On the occasion of International Education Day, discover the incredible dream of Kumpheak, a girl living in northeastern Cambodia who gets to experience the advantages of our mobile library project. Despite the extra barriers and disadvantages that girls experience, she understands that education is crucial for her future and is determined to stay in school and keep learning.
A Girl with a Dream
Meet Kumpheak, 12 years old, from Ta Ang village in Ratanakiri province in northeastern Cambodia, about 600 kilometers from the capital Phnom Penh. Kumpheak dreams of becoming a teacher. For girls like Kumpheak this is a very ambitious dream. In the remote area where she lives, school infrastructure is seriously underdeveloped, and trained teachers and quality learning materials are often lacking. Like many children in the area, Kumpheak belongs to the indigenous Krung community. The Krung and other ethnic minorities count among the poorest people in the country and many indigenous families cannot afford to send their kids to school, preferring them to stay at home to help earn a living, usually by helping them with farming. And if ethnic minority children end up making it to school, they often face insurmountable languages difficulties there – the language spoken in class is Khmer, not their native language.
And if you happen to be a girl, your chances of getting and completing an education are even slimmer. In Cambodia, like in many low-income countries, only 1 in 3 girls finish lower secondary school. Poverty, gender inequality, and attitudes and traditions that perpetuate an image of women as less worthy of an education, contribute to this education gap.
So the odds are stacked against Kumpheak, but so far she has been lucky. Although she spends much of her free time helping her parents grow sesame, soybeans and sweet potatoes, they encourage her to go to school where she is a keen student. She has already defied the odds by making it to grade 5, and this intelligent and thoughtful girl is determined to keep studying.
Loving the Mobile Library
Kumpheak (and her parents!) are also big fans of Aide et Action’s mobile library which visits their village once per week. Kumpheak is a regular visitor.

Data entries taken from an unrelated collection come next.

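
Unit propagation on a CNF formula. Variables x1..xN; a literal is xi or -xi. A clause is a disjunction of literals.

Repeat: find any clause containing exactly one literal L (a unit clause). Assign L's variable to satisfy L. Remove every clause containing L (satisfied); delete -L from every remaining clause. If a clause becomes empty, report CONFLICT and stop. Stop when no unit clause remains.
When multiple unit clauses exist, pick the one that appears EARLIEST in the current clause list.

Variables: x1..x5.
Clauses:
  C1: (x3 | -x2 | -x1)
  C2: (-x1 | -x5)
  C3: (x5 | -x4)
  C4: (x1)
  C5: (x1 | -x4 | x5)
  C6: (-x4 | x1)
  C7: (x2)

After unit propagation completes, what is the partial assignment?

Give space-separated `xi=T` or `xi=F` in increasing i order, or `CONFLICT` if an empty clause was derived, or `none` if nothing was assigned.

unit clause [1] forces x1=T; simplify:
  drop -1 from [3, -2, -1] -> [3, -2]
  drop -1 from [-1, -5] -> [-5]
  satisfied 3 clause(s); 4 remain; assigned so far: [1]
unit clause [-5] forces x5=F; simplify:
  drop 5 from [5, -4] -> [-4]
  satisfied 1 clause(s); 3 remain; assigned so far: [1, 5]
unit clause [-4] forces x4=F; simplify:
  satisfied 1 clause(s); 2 remain; assigned so far: [1, 4, 5]
unit clause [2] forces x2=T; simplify:
  drop -2 from [3, -2] -> [3]
  satisfied 1 clause(s); 1 remain; assigned so far: [1, 2, 4, 5]
unit clause [3] forces x3=T; simplify:
  satisfied 1 clause(s); 0 remain; assigned so far: [1, 2, 3, 4, 5]

Answer: x1=T x2=T x3=T x4=F x5=F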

“I come to the mobile library every week. I really like reading. Folk tales and cartoons are my favorite books. At the mobile library we can also play with educational toys, or watch an educational program that the librarian plays for us on the TV screen he carries on his tuk tuk, but what I like most of all at the mobile library are the books! Before the mobile library came to our village, all I had to read were my text books from school. Our school also has library, but there are not enough books. And the mobile library also has books in my language Krung, which we do not have at school. I borrow books from the mobile library, and then I read them at home. Sometimes I read them to my parents, and sometimes my parents read them to me. I really want to become a teacher. I don’t know yet whether I want to be a primary teacher, or teach in lower or higher secondary. I just want to be a teacher and also earn a living.”
Creating a Love of Reading & Learning
Aide et Action’s mobile libraries visit remote and disadvantaged Cambodian villages where books for children are lacking, both at home and at school. Thanks to the mobile libraries, all run by local community volunteers trained by Aide et Action, children like Kumpheak can practice their reading skills, expand their knowledge, or simply enjoy a good book, which they can also borrow to take home. Promoting a culture of reading helps develop education in the Southeast Asia region: the act of reading itself, but also growing up seeing parents and other people surrounding themselves with books, improves educational outcomes and has lifelong advantages, as science has shown.
Keeping Girls Involved
We are always thrilled to connect with girls like Kumpheak at our mobile libraries and hear them talk about school and study. In all the work we do, we aim to make the community aware of the value of an education for both boys and girls, and help the community achieve gender equality in school enrollment and attendance. Because it is undeniable that educating girls is one of the most effective ways to reduce poverty, overcome inter-generational disadvantage, and ensure a healthy and equitable development of families, communities and entire nations.